Chinese state-run media quoted Zhong Nanshan, a scientist at the China’s National Health Commission, as saying such transmission was “affirmative.” The scientist did not say how many cases were the result of human-to-human transmission — but in one case, a hospital patient is said to have infected 14 medical workers, reports Inocencio.
What’s being done to stop the spread?
The World Health Organization convened an emergency committee on the virus in Geneva, Switzerland. It said Thursday that the outbreak does not rise to the level of being designated an international public health emergency, but WHO will continue working with nations to contain it.
Meanwhile in the U.S., the CDC deployed public health workers to screen passengers arriving from Wuhan at five major ports of airline entry: New York-JFK, Los Angeles, San Francisco, Atlanta and Chicago-O’Hare.
The CDC said it has developed a test to diagnose the virus. Currently, that test must be administered at the CDC, but the organization is working to share the test with domestic and international partners.

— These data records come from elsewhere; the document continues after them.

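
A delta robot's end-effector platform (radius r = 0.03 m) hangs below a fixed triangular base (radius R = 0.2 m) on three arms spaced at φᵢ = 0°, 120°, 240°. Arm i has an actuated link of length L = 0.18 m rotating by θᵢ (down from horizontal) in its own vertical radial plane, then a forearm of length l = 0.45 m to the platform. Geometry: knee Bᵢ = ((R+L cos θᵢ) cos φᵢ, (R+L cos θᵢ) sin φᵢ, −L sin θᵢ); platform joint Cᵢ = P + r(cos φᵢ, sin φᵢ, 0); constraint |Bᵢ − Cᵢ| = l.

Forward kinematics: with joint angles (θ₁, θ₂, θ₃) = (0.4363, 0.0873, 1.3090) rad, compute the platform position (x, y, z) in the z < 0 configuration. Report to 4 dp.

(0.0544, 0.1767, -0.3820)

φ1=0.0°: virtual centre (0.3331, 0.0000, -0.0761), radius l
S2 = (0.3493·cos120.0°, 0.3493·sin120.0°, -0.0157) = (-0.1747, 0.3025, -0.0157)
arm 3 at φ=240.0°: ρ3 = 0.2166;  S3 = (-0.1083, -0.1876, -0.1739)
|S₂|²−|S₁|² = 0.0055;  |S₃|²−|S₁|² = -0.0396
[-1.0156 0.6050 0.1207]·P = 0.0055;  [-0.8829 -0.3751 -0.1956]·P = -0.0396
det = 0.9151;  x = 0.0239+-0.0798z,  y = 0.0493+-0.3336z
sphere 1 gives Az²+Bz+C=0 with A=1.1176, B=0.1686, C=-0.0987;  B²−4AC=0.4696;  roots -0.3820, 0.2311;  negative root z = -0.3820
x = 0.0544, y = 0.1767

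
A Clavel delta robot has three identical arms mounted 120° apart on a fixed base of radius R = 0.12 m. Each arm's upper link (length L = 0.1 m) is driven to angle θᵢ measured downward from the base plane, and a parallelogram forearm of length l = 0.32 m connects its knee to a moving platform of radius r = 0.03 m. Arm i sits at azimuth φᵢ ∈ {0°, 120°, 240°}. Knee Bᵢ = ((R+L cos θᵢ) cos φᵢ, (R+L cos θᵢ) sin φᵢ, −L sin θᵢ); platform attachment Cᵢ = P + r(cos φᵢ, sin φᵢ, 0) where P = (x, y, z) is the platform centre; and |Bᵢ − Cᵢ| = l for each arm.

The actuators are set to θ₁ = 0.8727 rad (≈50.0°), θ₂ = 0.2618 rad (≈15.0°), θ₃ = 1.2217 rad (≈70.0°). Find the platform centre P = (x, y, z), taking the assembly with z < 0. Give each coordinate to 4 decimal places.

(-0.0122, 0.1029, -0.3298)

φ1=0.0°: virtual centre (0.1543, 0.0000, -0.0766), radius l
S2 = (0.1866·cos120.0°, 0.1866·sin120.0°, -0.0259) = (-0.0933, 0.1616, -0.0259)
S3 = (0.1242·cos240.0°, 0.1242·sin240.0°, -0.0940) = (-0.0621, -0.1076, -0.0940)
|S₂|²−|S₁|² = 0.0058;  |S₃|²−|S₁|² = -0.0054
linear system: -0.4951x+0.3232y = 0.0058−0.1014z; -0.4328x+-0.2151y = -0.0054−-0.0347z
Cramer: x(z) = 0.0020+0.0430z;  y(z) = 0.0211-0.2480z
sphere 1 gives Az²+Bz+C=0 with A=1.0633, B=0.1296, C=-0.0729;  B²−4AC=0.3269;  roots -0.3298, 0.2079;  negative root z = -0.3298
x = -0.0122, y = 0.1029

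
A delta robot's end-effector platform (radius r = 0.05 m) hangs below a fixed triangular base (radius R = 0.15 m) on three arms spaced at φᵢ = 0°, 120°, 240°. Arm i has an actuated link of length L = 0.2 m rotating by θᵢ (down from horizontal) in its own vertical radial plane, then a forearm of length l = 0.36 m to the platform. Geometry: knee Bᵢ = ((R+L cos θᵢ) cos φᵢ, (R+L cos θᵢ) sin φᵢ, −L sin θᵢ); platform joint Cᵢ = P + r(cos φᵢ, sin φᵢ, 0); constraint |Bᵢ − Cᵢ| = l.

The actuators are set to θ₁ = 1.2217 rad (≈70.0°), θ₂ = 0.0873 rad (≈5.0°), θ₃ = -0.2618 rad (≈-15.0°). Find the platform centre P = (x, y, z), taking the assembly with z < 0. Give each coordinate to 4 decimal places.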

In Hong Kong, which was ravaged by SARS in 2002 and 2003, hospitals upped their alert level to “serious” and implemented temperature checkpoints for inbound travelers.
While China has closed transportation in and out of Wuhan and 12 other cities, there are concerns that as hundreds of millions of people travel around the country to celebrate the Chinese New Year, the virus could spread even faster.